Ever since I woke up to the shocking Brexit result, I am just a little more guarded every time I listen to the news on tv. Lately, I have also adopted a delay technique that works as a pre-warn system when something else has happened unexpectedly. By simply reading the faces of my children as they eat breakfast and listen to the news before I enter the kitchen, I am able to predict with a high degree of accuracy if what I am about to tune into is bad. For example, finding my children gaping at the tv in silence, mid-bite, on the morning after the US general election gave me the necessary seconds needed to grab onto something (or someone). However, the system is not perfect and at times their quizzical looks and rumpled foreheads mean that I have to face the news blindsided.
A couple of weeks ago, for instance, just when I thought that I had heard enough ‘fake news’ stories and actual fake news stories, I found myself listening to the news that the latest cancer risk is now burnt toast. The Food Standards Agency’s latest campaign ‘Go for Gold’ was behind the story by highlighting the possible cancer risk of acrylamide, a chemical formed when starchy foods are subjected to a high temperature. Every news channel appeared to be covering the launch of the campaign, accompanied by a display of every shade of toast as if to demonstrate when toast = cancer. You could almost sense a certain smugness in the news presenters who said they preferred theirs toasted barely beige. While other presenters seemed silently preoccupied and even defensive about their habit of toasting to a mahogany hue.
The news seemed quite improbable amid the abundance of news fakery, especially as it only referred to acrylamide as being a ‘possible risk’. If burnt toast was really so lethal, why haven’t we experienced an epidemic of death by crust? Will burnt toast be a weapon of choice in a future episode of Midsummer Murders? What about the burnt crumbs? Do I finally have a valid excuse not to clean out the toaster? And what about the risk of cancer through second-hand burnt toast aroma? Is my husband trying to kill me???

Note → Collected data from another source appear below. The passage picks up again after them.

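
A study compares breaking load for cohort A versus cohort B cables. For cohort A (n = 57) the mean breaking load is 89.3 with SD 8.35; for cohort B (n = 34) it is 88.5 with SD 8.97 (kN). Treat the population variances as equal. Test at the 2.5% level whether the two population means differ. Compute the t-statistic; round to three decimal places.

Let group 1 = cohort A, group 2 = cohort B. H0: μ_1 = μ_2; H1: μ_1 ≠ μ_2 (two-sample pooled-variance t-test, two-sided).
s_p² = [(57−1)·8.35² + (34−1)·8.97²]/(57+34−2) = 73.7042
t = (89.3 − 88.5)/√[73.7042·(1/57 + 1/34)] = 0.430
df = n₁ + n₂ − 2 = 89
Two-sided p-value ≈ 0.668
Since p ≈ 0.668 > α = 0.025, fail to reject H0; the data do not provide sufficient evidence against H0.

0.430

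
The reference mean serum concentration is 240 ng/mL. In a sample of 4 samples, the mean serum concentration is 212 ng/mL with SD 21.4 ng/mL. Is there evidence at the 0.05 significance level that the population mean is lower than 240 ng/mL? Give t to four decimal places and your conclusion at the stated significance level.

t = -2.6168; reject H0

H0: μ = 240; H1: μ < 240 (one-sample t-test, left-tailed).
t = (x̄ − μ₀)/(s/√n) = (212 − 240)/(21.4/√4) = -2.6168
df = n − 1 = 3
p-value = P(T ≤ -2.6168) ≈ 0.0396
Since p ≈ 0.0396 < α = 0.05, reject H0; the evidence is statistically significant.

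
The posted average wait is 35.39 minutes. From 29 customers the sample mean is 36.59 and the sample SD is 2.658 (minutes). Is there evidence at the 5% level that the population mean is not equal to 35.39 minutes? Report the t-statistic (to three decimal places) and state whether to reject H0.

H0: μ = 35.39; H1: μ ≠ 35.39 (one-sample t-test, two-sided).
t = (x̄ − μ₀)/(s/√n) = (36.59 − 35.39)/(2.658/√29) = 2.431
df = n − 1 = 28
Two-sided p-value ≈ 0.022
Since p ≈ 0.022 < α = 0.05, reject H0; the data support H1.

t = 2.431; reject H0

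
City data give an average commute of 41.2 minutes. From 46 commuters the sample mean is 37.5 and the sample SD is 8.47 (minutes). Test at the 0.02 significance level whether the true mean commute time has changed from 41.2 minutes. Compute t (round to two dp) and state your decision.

t = -2.96; reject H0

H0: μ = 41.2; H1: μ ≠ 41.2 (one-sample t-test, two-sided).
t = (x̄ − μ₀)/(s/√n) = (37.5 − 41.2)/(8.47/√46) = -2.96
df = n − 1 = 45
Two-sided p-value ≈ 0.0049
Since p ≈ 0.0049 < α = 0.02, reject H0; the evidence is statistically significant.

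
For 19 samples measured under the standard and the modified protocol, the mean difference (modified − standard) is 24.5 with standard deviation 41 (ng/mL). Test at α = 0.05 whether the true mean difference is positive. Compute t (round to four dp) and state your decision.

H0: μ_d = 0; H1: μ_d > 0 (paired t-test on the differences, right-tailed).
t = d̄/(s_d/√n) = 24.5/(41/√19) = 2.6047
df = n − 1 = 18
p-value = P(T ≥ 2.6047) ≈ 0.0090
Since p ≈ 0.0090 < α = 0.05, reject H0; the data support H1.

t = 2.6047; reject H0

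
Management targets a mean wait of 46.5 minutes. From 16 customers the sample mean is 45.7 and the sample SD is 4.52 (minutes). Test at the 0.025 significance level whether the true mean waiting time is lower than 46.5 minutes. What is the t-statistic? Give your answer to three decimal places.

H0: μ = 46.5; H1: μ < 46.5 (one-sample t-test, left-tailed).
t = (x̄ − μ₀)/(s/√n) = (45.7 − 46.5)/(4.52/√16) = -0.708
df = n − 1 = 15
p-value = P(T ≤ -0.708) ≈ 0.245
Since p ≈ 0.245 > α = 0.025, fail to reject H0; the evidence is not statistically significant.

-0.708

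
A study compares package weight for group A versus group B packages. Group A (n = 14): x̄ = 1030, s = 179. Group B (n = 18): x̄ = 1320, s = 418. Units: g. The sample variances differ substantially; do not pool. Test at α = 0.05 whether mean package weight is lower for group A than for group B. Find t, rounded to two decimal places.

Let group 1 = group A, group 2 = group B. H0: μ_1 = μ_2; H1: μ_1 < μ_2 (Welch's two-sample t-test, left-tailed).
t = (x̄_1 − x̄_2)/√(s_1²/n_1 + s_2²/n_2) = (1030 − 1320)/√(179²/14 + 418²/18) = -2.65
Welch–Satterthwaite df ≈ 24.20
p-value = P(T ≤ -2.65) ≈ 0.007
Since p ≈ 0.007 < α = 0.05, reject H0; the evidence is statistically significant.

-2.65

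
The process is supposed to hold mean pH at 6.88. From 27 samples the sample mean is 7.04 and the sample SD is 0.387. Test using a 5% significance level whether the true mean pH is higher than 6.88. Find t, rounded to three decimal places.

2.148

H0: μ = 6.88; H1: μ > 6.88 (one-sample t-test, right-tailed).
t = (x̄ − μ₀)/(s/√n) = (7.04 − 6.88)/(0.387/√27) = 2.148
df = n − 1 = 26
p-value = P(T ≥ 2.148) ≈ 0.0206
Since p ≈ 0.0206 < α = 0.05, reject H0; the evidence is statistically significant.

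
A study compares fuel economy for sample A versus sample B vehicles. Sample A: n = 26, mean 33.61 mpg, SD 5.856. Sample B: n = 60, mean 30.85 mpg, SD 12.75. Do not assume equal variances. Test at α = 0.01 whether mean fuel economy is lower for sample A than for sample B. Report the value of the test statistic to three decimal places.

1.375

Let group 1 = sample A, group 2 = sample B. H0: μ_1 = μ_2; H1: μ_1 < μ_2 (Welch's two-sample t-test, left-tailed).
t = (x̄_1 − x̄_2)/√(s_1²/n_1 + s_2²/n_2) = (33.61 − 30.85)/√(5.856²/26 + 12.75²/60) = 1.375
Welch–Satterthwaite df ≈ 83.64
p-value = P(T ≤ 1.375) ≈ 0.9136
Since p ≈ 0.9136 > α = 0.01, fail to reject H0; the data do not provide sufficient evidence against H0.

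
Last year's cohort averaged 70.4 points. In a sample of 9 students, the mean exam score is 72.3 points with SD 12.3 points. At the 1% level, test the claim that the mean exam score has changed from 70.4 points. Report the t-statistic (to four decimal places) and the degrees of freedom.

H0: μ = 70.4; H1: μ ≠ 70.4 (one-sample t-test, two-sided).
t = (x̄ − μ₀)/(s/√n) = (72.3 − 70.4)/(12.3/√9) = 0.4634
df = n − 1 = 8
Two-sided p-value ≈ 0.655
Since p ≈ 0.655 > α = 0.01, fail to reject H0; the evidence is not statistically significant.

t = 0.4634, df = 8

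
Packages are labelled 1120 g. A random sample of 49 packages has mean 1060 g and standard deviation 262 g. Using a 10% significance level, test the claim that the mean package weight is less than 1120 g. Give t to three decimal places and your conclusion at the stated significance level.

t = -1.603; reject H0

H0: μ = 1120; H1: μ < 1120 (one-sample t-test, left-tailed).
t = (x̄ − μ₀)/(s/√n) = (1060 − 1120)/(262/√49) = -1.603
df = n − 1 = 48
p-value = P(T ≤ -1.603) ≈ 0.0577
Since p ≈ 0.0577 < α = 0.1, reject H0; the evidence is statistically significant.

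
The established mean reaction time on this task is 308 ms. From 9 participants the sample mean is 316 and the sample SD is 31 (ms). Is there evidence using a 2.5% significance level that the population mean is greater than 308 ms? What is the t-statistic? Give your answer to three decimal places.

H0: μ = 308; H1: μ > 308 (one-sample t-test, right-tailed).
t = (x̄ − μ₀)/(s/√n) = (316 − 308)/(31/√9) = 0.774
df = n − 1 = 8
p-value = P(T ≥ 0.774) ≈ 0.231
Since p ≈ 0.231 > α = 0.025, fail to reject H0; the evidence is not statistically significant.

0.774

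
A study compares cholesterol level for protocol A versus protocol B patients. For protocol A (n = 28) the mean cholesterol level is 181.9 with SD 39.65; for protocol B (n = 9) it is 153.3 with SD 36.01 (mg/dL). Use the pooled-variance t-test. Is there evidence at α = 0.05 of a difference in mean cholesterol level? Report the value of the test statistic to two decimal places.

Let group 1 = protocol A, group 2 = protocol B. H0: μ_1 = μ_2; H1: μ_1 ≠ μ_2 (two-sample pooled-variance t-test, two-sided).
s_p² = [(28−1)·39.65² + (9−1)·36.01²]/(28+9−2) = 1509.17
t = (181.9 − 153.3)/√[1509.17·(1/28 + 1/9)] = 1.92
df = n₁ + n₂ − 2 = 35
Two-sided p-value ≈ 0.0629
Since p ≈ 0.0629 > α = 0.05, fail to reject H0; the data do not provide sufficient evidence against H0.

1.92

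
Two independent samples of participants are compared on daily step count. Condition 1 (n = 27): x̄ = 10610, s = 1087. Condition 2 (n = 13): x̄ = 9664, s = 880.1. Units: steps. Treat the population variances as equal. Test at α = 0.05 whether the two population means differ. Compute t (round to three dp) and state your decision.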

Whilst looking further into the Food Standards Agency’s campaign, ‘Go for Gold’, I discovered even worse news; this cancer risk is not only about toast. Acrylamide is actually present in most foods and it is impossible to completely avoid it. In fact, the majority of foods containing high levels make up a large part of many people’s diets. For example, starchy foods such as root vegetables, potatoes, potato products, for example, crisps, breakfast cereals, biscuits and bread all contain high levels of acrylamide. This is because acrylamide is produced when these foods are cooked at >120˚C, such as when they are fried, baked, toasted or roasted.
The World Health Organization says that acrylamide is ‘probably carcinogenic’ to humans based on studies of rodents who were exposed to high levels and then developed cancer. Therefore, the recommendation is to reduce prolonged exposure to acrylamide, just in case it might cause cancer somewhere down the road. The ‘Go for Gold’ campaign says we can do this by cooking starchy foods less and aiming for a golden yellow colour. Better yet, stay safer and steam or boil, where possible. The campaign also advises to stop storing raw potatoes in refrigerators if they are going to be fried, roasted or baked later as it increases the level of acrylamide produced.
Unsurprisingly, the response to the campaign has hardly been successful and there are many who simply refuse to believe, on principle, that they must change their diets. After all, only the ‘worried well’ generally follow dietary advice for an unproven risk of cancer. And since the range of foods implicated in the advice is so vast, it does not seem realistic to expect many people to reduce their consumption or drastically change the way they have always cooked. The campaign has also caused much confusion over how to follow the advice on a practical level. For example, how are we now supposed to deal with frozen oven chips when they are doubly dangerous for their storage and preparation methods? Are there any biscuits left that are safe to eat? Is caramelising sweet potatoes just another nail in the coffin?
It is likely that the vast majority of the population will ignore the campaign with all the other difficult guidelines such as smoke and drink less, eat a healthy, balanced diet with more veg and less meat and exercise more. In the end, whether the morning news alarms us to burnt toast risks or bizarre political events what we do about it comes down to what we think is ‘fake’ and whether the truth is convenient. Because like fake news stories, people have a habit of accepting that something is true, however outlandish it sounds, if it more readily fits into their lives. Therefore, if there is a real risk of cancer, the Food Standards Agency would do better to concentrate on the food industry and look to methods of manufacturing that will reduce acrylamide levels in foods. This way, the risk of cancer due to acrylamide levels can be reduced at a population level ‘just in case’ regardless of whether or not the risk is believed. However, I imagine that it is also an inconvenient truth that the food industry has a long history of being resilient to any pressure that threatens their profits.
In the meantime, I don’t think that there is any reason to panic about your acrylamide levels and we have not drastically changed the way we cook in my family. Although I live in hope that the campaign will help to encourage my family to stop burning toast because I cannot bear the lingering smell. If anything has changed, we are now eating less potatoes because we have forgotten where they are stored…
In the meantime, I found some sweet potatoes which I used to make my favourite Sweet potato veggie burgers with tahini sauce. If I ever find the potatoes, I may even make my own oven chips!